- Pentress Location within the state of West Virginia
- Coordinates: 39°42′37″N 80°9′37″W﻿ / ﻿39.71028°N 80.16028°W
- Country: United States
- State: West Virginia
- County: Monongalia

Area
- • Total: 0.609 sq mi (1.58 km^{2})
- • Land: 0.606 sq mi (1.57 km^{2})
- • Water: 0.003 sq mi (0.0078 km^{2})
- Elevation: 948 ft (289 m)

Population (2020)
- • Total: 135
- • Density: 223/sq mi (86.0/km^{2})
- Time zone: UTC−5 (Eastern (EST))
- • Summer (DST): UTC−4 (EDT)
- ZIP Codes: 26544
- GNIS feature ID: 2586865

= Pentress, West Virginia =

Pentress is a census-designated place (CDP) in northern Monongalia County, West Virginia, United States.

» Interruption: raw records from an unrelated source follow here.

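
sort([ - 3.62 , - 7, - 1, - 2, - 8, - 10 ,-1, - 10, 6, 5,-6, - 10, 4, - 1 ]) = [ - 10,-10,  -  10,-8,  -  7, - 6,-3.62, - 2, - 1, - 1, - 1,4,5, 6 ] 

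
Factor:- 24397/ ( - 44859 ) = 31/57 = 3^(  -  1)*19^( - 1)*31^1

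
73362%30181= 13000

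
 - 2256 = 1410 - 3666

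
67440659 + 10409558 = 77850217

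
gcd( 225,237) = 3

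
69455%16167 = 4787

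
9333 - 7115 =2218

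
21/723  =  7/241  =  0.03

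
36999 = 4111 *9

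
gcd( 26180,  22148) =28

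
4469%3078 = 1391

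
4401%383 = 188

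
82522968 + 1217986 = 83740954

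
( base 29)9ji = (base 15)2628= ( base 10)8138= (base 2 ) 1111111001010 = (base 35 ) 6mi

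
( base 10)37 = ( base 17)23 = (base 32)15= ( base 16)25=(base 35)12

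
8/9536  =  1/1192 = 0.00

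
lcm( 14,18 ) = 126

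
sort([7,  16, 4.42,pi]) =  [ pi, 4.42, 7, 16 ] 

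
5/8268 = 5/8268 = 0.00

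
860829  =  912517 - 51688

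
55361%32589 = 22772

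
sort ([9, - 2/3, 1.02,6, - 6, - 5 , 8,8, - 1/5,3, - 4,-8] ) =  [ - 8, - 6, - 5, - 4, - 2/3, - 1/5, 1.02,3, 6,8,8,9]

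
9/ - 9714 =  - 1 + 3235/3238 = -0.00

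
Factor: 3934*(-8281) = - 32577454=- 2^1*7^3*13^2*281^1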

It lies along West Virginia Route 7 northwest of the city of Morgantown, the county seat of Monongalia County. Its elevation is 951 feet (290 m). "Pentress" is not the only name the community has had; at various times in its history, it has been known as Minors Mills, New Brownsville, Pentrees, Pentress Junction, Statler Town, Statlers Town, Statlersville, and Stradlerstown. The present name of Pentress was selected by an early settler who reportedly wanted a Welsh name. It has a post office with the ZIP Code of 26544. As of the 2020 census, its population was 135 (down from 175 at the 2010 census).